While anyone 18 or older is by law an adult, Cleveland State has routinely used the term “adult students” to refer to those above 25, those beyond the typical age for an undergraduate student, Seymour said.

That demographic makes up only between 33 and 35 percent of the current student body. Still, he said those students make up “a vast majority” of Cleveland State’s graduates each year.

The older students taking up more seats at graduation could be due to their maturity or simply their determination to stay in school, Seymour said.

No matter why, he said it is a positive thing for a community college to have a student population that includes people of all ages — not just those who just finished high school.

The Adult Promise scholarship, which people can apply for now, is for adults 19 or older who do not qualify for the Tennessee Promise program.

According to information from Cleveland State’s admissions office, an Adult Promise scholarship recipient must also have not been enrolled in college for the past three years or have earned an associate’s degree or higher.

Seymour said the scholarship is a good fit for someone who may be looking to go back to school after spending years away or to earn a degree to help improve their opportunities for career advancement.

“We’re trying to get the word out that this is a great opportunity,” Seymour said.

The Tennessee Promise program is funded by an endowment set up using profits from the Tennessee Lottery, but the local college drew from its own budget and fundraising foundation to make Adult Promise possible.

Because Tennessee Promise is providing funding to students who might have normally received scholarships from the Cleveland State Community College Foundation, the foundation was able to reallocate some scholarship funds.

Seymour said some foundation funds and some funds from the college’s institutional budget were put together to form what amounted to a $135,000 budget for Adult Promise’s first year.

“That’s a pretty significant amount,” Seymour said.

The Adult Promise scholarship is designed to be “last dollar,” meaning it is to cover what is left over after students have applied to the college and worked with the financial aid office to see if they qualify for any other scholarships or grants first.

A student who has received other scholarships could potentially end up with a gap in funding he or she would normally have to pay out of pocket or with student loans.
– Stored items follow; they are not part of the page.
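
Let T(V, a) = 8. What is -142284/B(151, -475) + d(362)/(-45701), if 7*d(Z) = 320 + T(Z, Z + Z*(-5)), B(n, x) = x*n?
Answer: 45494121788/22945329575 ≈ 1.9827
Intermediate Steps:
B(n, x) = n*x
d(Z) = 328/7 (d(Z) = (320 + 8)/7 = (⅐)*328 = 328/7)
-142284/B(151, -475) + d(362)/(-45701) = -142284/(151*(-475)) + (328/7)/(-45701) = -142284/(-71725) + (328/7)*(-1/45701) = -142284*(-1/71725) - 328/319907 = 142284/71725 - 328/319907 = 45494121788/22945329575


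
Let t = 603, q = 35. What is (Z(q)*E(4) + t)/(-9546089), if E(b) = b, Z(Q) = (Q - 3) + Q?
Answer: -871/9546089 ≈ -9.1242e-5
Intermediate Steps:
Z(Q) = -3 + 2*Q (Z(Q) = (-3 + Q) + Q = -3 + 2*Q)
(Z(q)*E(4) + t)/(-9546089) = ((-3 + 2*35)*4 + 603)/(-9546089) = ((-3 + 70)*4 + 603)*(-1/9546089) = (67*4 + 603)*(-1/9546089) = (268 + 603)*(-1/9546089) = 871*(-1/9546089) = -871/9546089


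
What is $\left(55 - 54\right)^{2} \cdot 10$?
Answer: $10$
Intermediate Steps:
$\left(55 - 54\right)^{2} \cdot 10 = 1^{2} \cdot 10 = 1 \cdot 10 = 10$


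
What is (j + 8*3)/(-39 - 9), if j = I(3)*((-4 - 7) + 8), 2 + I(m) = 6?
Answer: -¼ ≈ -0.25000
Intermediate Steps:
I(m) = 4 (I(m) = -2 + 6 = 4)
j = -12 (j = 4*((-4 - 7) + 8) = 4*(-11 + 8) = 4*(-3) = -12)
(j + 8*3)/(-39 - 9) = (-12 + 8*3)/(-39 - 9) = (-12 + 24)/(-48) = -1/48*12 = -¼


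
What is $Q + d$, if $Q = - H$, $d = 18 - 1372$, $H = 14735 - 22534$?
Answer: $6445$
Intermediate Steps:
$H = -7799$ ($H = 14735 - 22534 = -7799$)
$d = -1354$ ($d = 18 - 1372 = -1354$)
$Q = 7799$ ($Q = \left(-1\right) \left(-7799\right) = 7799$)
$Q + d = 7799 - 1354 = 6445$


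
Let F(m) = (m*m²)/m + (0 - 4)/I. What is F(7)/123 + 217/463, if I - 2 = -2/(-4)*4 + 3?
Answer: 114598/132881 ≈ 0.86241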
A “last dollar” scholarship is meant to cover those remaining dollars.

Seymour estimated the average gap for an Adult Promise student will be about $500.

Though he stressed the college hopes to raise more money for scholarships through its foundation, the money it has now could help many students.

Based on his estimated average, if each Adult Promise scholarship totaled $500 exactly, the funds the college has available now could help 270 students.

In addition to Tennessee Promise, the state has more recently launched a program called Tennessee Reconnect that allows adult students to receive extra funding to study at the Tennessee Colleges of Applied Technology.

While Tennessee Reconnect and Cleveland State’s Adult Promise target part of the same age group, Seymour said the biggest difference is that Cleveland State’s scholarship allows adult students to pursue associate’s degrees in a larger variety of subject areas.

However, the college president also stressed the state’s efforts to promote college education do mean good things for the state’s educational climate — and may even serve as an example for other states.

“Every state in the country is looking at Tennessee and what we’re doing,” Seymour said.

As it prepares for its new class of Tennessee Promise students this fall, Cleveland State is also hoping to attract new students with Adult Promise.

While no enrollment numbers are final, Seymour said the college has had “a huge surge” of early applications for this fall because of Tennessee Promise. Still, he said it remains to be seen if all who apply will actually attend in August.

The deadline to apply to the college and be considered for the Adult Promise scholarship is Monday, June 1.